Das „Deutsche Institut für Vertrauen und Sicherheit im Internet“ (DIVSI) hat gestern eine Studie zum Verhalten von jungen Menschen im Internet veröffentlicht. Großartig neue Erkenntnisse lassen sich aus dem Dokument des Verbandes, der von der Deutschen Post initiiert wurde und personelle Verbindungen zur BITKOM hat, nicht entnehmen. Das Internet und neue Medien sind in Form von Smartphones und Tablets allgegenwärtig und werden ständig genutzt. Dabei gibt es ein Problem beim Risikobewusstsein und der generellen Medienkompetenz. Quintessenz: Es wird mehr Bildung benötigt, mehr vertrauenswürdige Instanzen im Netz und die Teilhabe an digitaler Infrastruktur ist maßgeblich für die Chancengleichheit in der Lebenswelt junger Menschen.

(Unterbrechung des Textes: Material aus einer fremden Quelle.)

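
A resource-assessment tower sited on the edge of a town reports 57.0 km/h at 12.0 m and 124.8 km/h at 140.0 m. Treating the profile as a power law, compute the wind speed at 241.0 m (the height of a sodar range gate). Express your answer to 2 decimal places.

First find α: α = ln(V₂/V₁)/ln(z₂/z₁) = ln(124.8/57.0)/ln(140.0/12.0) = 0.78366/2.45674 = 0.3190
Extrapolate from 140.0 m to 241.0 m: V₃ = 124.8 × (241.0/140.0)^0.3190 = 124.8 × 1.1892 = 148.4088 km/h

148.41 km/h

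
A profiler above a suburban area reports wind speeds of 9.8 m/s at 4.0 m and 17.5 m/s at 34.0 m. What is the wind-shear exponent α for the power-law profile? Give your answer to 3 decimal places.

α ≈ 0.271

Power law: V₂/V₁ = (z₂/z₁)^α ⇒ α = ln(V₂/V₁) / ln(z₂/z₁)
α = ln(17.5/9.8) / ln(34.0/4.0) = ln(1.7857) / ln(8.5000)
  = 0.57982 / 2.14007 = 0.27093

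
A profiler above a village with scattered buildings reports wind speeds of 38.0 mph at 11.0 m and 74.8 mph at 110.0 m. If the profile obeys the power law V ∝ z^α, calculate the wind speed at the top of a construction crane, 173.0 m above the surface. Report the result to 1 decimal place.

85.5 mph

First find α: α = ln(V₂/V₁)/ln(z₂/z₁) = ln(74.8/38.0)/ln(110.0/11.0) = 0.67723/2.30259 = 0.2941
Extrapolate from 110.0 m to 173.0 m: V₃ = 74.8 × (173.0/110.0)^0.2941 = 74.8 × 1.1425 = 85.4557 mph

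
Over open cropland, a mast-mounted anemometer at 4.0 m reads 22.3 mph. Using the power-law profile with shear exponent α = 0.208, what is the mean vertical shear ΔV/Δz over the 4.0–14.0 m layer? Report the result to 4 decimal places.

Power law: V₂ = V₁ · (z₂/z₁)^α = 22.3 × (3.5000)^0.208 = 28.9382 mph
ΔV/Δz = (28.9382 − 22.3)/(14.0 − 4.0) = 6.6382/10.0000 = 0.66382 mph/m

0.6638 mph/m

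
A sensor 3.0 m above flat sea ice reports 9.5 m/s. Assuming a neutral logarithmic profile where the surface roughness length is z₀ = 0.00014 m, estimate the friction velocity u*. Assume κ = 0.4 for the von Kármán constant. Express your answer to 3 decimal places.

Log law: V(z) = (u*/κ) · ln(z/z₀) ⇒ u* = κ · V / ln(z/z₀)
u* = 0.4 × 9.5 / ln(3.0/0.00014) = 0.4 × 9.5 / 9.9725
   = 3.8000 / 9.9725 = 0.3810 m/s

u* ≈ 0.381 m/s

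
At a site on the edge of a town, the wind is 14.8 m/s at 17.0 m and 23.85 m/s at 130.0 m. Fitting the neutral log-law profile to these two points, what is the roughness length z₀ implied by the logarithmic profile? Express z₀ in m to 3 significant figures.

z₀ ≈ 0.610 m

Log law: V(z) ∝ ln(z/z₀). With r = V₁/V₂ = 14.8/23.85 = 0.62055,
r · ln(z₂/z₀) = ln(z₁/z₀) ⇒ ln z₀ = (ln z₁ − r·ln z₂)/(1 − r)
ln z₀ = (2.83321 − 0.62055×4.86753) / 0.37945 = -0.4936
z₀ = exp(-0.4936) = 0.6104 m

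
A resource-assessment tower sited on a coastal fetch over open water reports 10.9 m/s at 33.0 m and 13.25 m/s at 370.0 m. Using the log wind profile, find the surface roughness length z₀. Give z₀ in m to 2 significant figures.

Log law: V(z) ∝ ln(z/z₀). With r = V₁/V₂ = 10.9/13.25 = 0.82264,
r · ln(z₂/z₀) = ln(z₁/z₀) ⇒ ln z₀ = (ln z₁ − r·ln z₂)/(1 − r)
ln z₀ = (3.49651 − 0.82264×5.91350) / 0.17736 = -7.7142
z₀ = exp(-7.7142) = 0.0004464 m

z₀ ≈ 0.00045 m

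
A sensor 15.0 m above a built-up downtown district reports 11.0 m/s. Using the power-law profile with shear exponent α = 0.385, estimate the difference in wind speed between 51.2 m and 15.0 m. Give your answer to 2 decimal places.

Power law: V₂ = V₁ · (z₂/z₁)^α = 11.0 × (3.4133)^0.385 = 17.6468 m/s
ΔV = 17.6468 − 11.0 = 6.6468 m/s

6.65 m/s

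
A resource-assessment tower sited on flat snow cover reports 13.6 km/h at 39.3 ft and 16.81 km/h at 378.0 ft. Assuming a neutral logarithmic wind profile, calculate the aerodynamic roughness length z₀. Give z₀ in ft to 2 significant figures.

z₀ ≈ 0.0027 ft

Log law: V(z) ∝ ln(z/z₀). With r = V₁/V₂ = 13.6/16.81 = 0.80904,
r · ln(z₂/z₀) = ln(z₁/z₀) ⇒ ln z₀ = (ln z₁ − r·ln z₂)/(1 − r)
ln z₀ = (3.67122 − 0.80904×5.93489) / 0.19096 = -5.9194
z₀ = exp(-5.9194) = 0.002687 ft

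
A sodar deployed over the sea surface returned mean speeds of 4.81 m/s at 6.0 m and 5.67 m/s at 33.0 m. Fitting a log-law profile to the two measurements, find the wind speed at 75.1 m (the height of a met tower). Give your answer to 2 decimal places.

Log law: V ∝ ln(z/z₀). From the pair, with r = V₁/V₂ = 0.84832,
ln z₀ = (ln z₁ − r·ln z₂)/(1 − r) = (1.7918 − 0.84832×3.4965)/0.15168 = -7.7429 → z₀ = 0.0004338 m
V₃ = V₁ · ln(z₃/z₀)/ln(z₁/z₀) = 4.81 × 12.0618/9.5347 = 6.0848 m/s

6.08 m/s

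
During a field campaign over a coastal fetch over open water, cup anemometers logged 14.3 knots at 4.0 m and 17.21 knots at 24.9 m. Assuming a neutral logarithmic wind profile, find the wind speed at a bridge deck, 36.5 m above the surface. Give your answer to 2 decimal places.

Log law: V ∝ ln(z/z₀). From the pair, with r = V₁/V₂ = 0.83091,
ln z₀ = (ln z₁ − r·ln z₂)/(1 − r) = (1.3863 − 0.83091×3.2149)/0.16909 = -7.5995 → z₀ = 0.0005007 m
V₃ = V₁ · ln(z₃/z₀)/ln(z₁/z₀) = 14.3 × 11.1968/8.9858 = 17.8186 knots

17.82 knots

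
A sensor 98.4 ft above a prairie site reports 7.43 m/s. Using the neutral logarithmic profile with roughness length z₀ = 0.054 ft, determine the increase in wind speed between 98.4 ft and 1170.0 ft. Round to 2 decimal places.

Log law: V₂ = V₁ · ln(z₂/z₀)/ln(z₁/z₀) = 7.43 × 9.9835/7.5078 = 9.8801 m/s
ΔV = 9.8801 − 7.43 = 2.4501 m/s

2.45 m/s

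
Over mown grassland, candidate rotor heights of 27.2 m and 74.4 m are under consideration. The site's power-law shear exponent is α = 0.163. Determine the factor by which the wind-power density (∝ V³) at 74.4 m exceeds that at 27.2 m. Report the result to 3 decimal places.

1.636

Speed ratio: V_B/V_A = (z_B/z_A)^α = (74.4/27.2)^0.163 = (2.7353)^0.163 = 1.17823
Power-density ratio: P_B/P_A = (V_B/V_A)³ = (1.17823)³ = 1.63567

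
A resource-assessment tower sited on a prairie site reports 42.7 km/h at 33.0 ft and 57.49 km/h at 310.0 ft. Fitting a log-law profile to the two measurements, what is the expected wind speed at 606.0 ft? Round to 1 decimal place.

61.9 km/h

Log law: V ∝ ln(z/z₀). From the pair, with r = V₁/V₂ = 0.74274,
ln z₀ = (ln z₁ − r·ln z₂)/(1 − r) = (3.4965 − 0.74274×5.7366)/0.25726 = -2.9708 → z₀ = 0.05126 ft
V₃ = V₁ · ln(z₃/z₀)/ln(z₁/z₀) = 42.7 × 9.3776/6.4673 = 61.9157 km/h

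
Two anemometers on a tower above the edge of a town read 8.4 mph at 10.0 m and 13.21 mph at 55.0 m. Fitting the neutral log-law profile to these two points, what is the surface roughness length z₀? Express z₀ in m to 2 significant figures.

z₀ ≈ 0.51 m

Log law: V(z) ∝ ln(z/z₀). With r = V₁/V₂ = 8.4/13.21 = 0.63588,
r · ln(z₂/z₀) = ln(z₁/z₀) ⇒ ln z₀ = (ln z₁ − r·ln z₂)/(1 − r)
ln z₀ = (2.30259 − 0.63588×4.00733) / 0.36412 = -0.6745
z₀ = exp(-0.6745) = 0.5094 m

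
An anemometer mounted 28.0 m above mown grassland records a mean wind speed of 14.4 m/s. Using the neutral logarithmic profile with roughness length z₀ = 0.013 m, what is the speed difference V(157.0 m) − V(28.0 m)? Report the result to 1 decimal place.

3.2 m/s

Log law: V₂ = V₁ · ln(z₂/z₀)/ln(z₁/z₀) = 14.4 × 9.3991/7.6750 = 17.6347 m/s
ΔV = 17.6347 − 14.4 = 3.2347 m/s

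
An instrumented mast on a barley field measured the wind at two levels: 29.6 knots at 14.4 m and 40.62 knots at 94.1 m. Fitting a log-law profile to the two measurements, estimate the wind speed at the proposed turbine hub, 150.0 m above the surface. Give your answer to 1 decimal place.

43.4 knots

Log law: V ∝ ln(z/z₀). From the pair, with r = V₁/V₂ = 0.72871,
ln z₀ = (ln z₁ − r·ln z₂)/(1 − r) = (2.6672 − 0.72871×4.5444)/0.27129 = -2.3748 → z₀ = 0.09303 m
V₃ = V₁ · ln(z₃/z₀)/ln(z₁/z₀) = 29.6 × 7.3854/5.0420 = 43.3574 knots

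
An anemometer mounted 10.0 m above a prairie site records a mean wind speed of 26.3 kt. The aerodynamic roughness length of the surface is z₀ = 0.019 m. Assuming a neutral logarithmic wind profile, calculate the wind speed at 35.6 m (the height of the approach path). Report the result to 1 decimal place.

31.6 kt

Log law: V(z) ∝ ln(z/z₀), so V₂/V₁ = ln(z₂/z₀) / ln(z₁/z₀).
ln(35.6/0.019) = 7.5357, ln(10.0/0.019) = 6.2659
V₂ = 26.3 × 7.5357/6.2659 = 26.3 × 1.2026 = 31.6296 kt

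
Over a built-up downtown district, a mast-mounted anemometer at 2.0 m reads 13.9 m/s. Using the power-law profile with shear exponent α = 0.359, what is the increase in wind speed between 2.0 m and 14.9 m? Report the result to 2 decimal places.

14.68 m/s

Power law: V₂ = V₁ · (z₂/z₁)^α = 13.9 × (7.4500)^0.359 = 28.5837 m/s
ΔV = 28.5837 − 13.9 = 14.6837 m/s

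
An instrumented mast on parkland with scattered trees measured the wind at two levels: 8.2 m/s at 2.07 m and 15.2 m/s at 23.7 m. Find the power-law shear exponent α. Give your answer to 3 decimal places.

α ≈ 0.253

Power law: V₂/V₁ = (z₂/z₁)^α ⇒ α = ln(V₂/V₁) / ln(z₂/z₁)
α = ln(15.2/8.2) / ln(23.7/2.07) = ln(1.8537) / ln(11.4493)
  = 0.61716 / 2.43793 = 0.25315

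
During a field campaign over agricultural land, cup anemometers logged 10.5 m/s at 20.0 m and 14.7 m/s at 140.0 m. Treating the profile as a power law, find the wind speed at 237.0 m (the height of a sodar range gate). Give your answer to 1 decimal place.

First find α: α = ln(V₂/V₁)/ln(z₂/z₁) = ln(14.7/10.5)/ln(140.0/20.0) = 0.33647/1.94591 = 0.1729
Extrapolate from 140.0 m to 237.0 m: V₃ = 14.7 × (237.0/140.0)^0.1729 = 14.7 × 1.0953 = 16.1008 m/s

16.1 m/s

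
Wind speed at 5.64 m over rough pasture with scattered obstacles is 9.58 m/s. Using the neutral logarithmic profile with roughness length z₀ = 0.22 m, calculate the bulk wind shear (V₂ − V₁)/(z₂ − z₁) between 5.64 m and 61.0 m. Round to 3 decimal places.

0.127 m/s/m

Log law: V₂ = V₁ · ln(z₂/z₀)/ln(z₁/z₀) = 9.58 × 5.6250/3.2440 = 16.6114 m/s
ΔV/Δz = (16.6114 − 9.58)/(61.0 − 5.64) = 7.0314/55.3600 = 0.12701 m/s/m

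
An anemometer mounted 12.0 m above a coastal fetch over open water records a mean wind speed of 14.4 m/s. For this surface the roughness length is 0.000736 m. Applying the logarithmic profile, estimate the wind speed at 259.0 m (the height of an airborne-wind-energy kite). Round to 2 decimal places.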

Die Prägung der Urheber hinter der Studie kommt an einigen Stellen deutlich zum Vorschein. Etwa wenn es darum geht, dass ein wesentlicher Teil des Lösungsvorschlags, um Vertrauen im Internet herzustellen, in der Errichtung öffentlicher, als vertrauenswürdig anerkannter Instanzen und Plattformen zu bestehen scheint. Das fördert aber weniger die Medienkompetenz sondern mehr eine unhinterfragte Zentralisierung in Form eines vermeintlich geschützten Teil-Internets. Erinnerungen an Versuche wie De-Mail und andere Vorhaben, Internetdienste in die öffentliche Hand zu übertragen, entstehen unweigerlich.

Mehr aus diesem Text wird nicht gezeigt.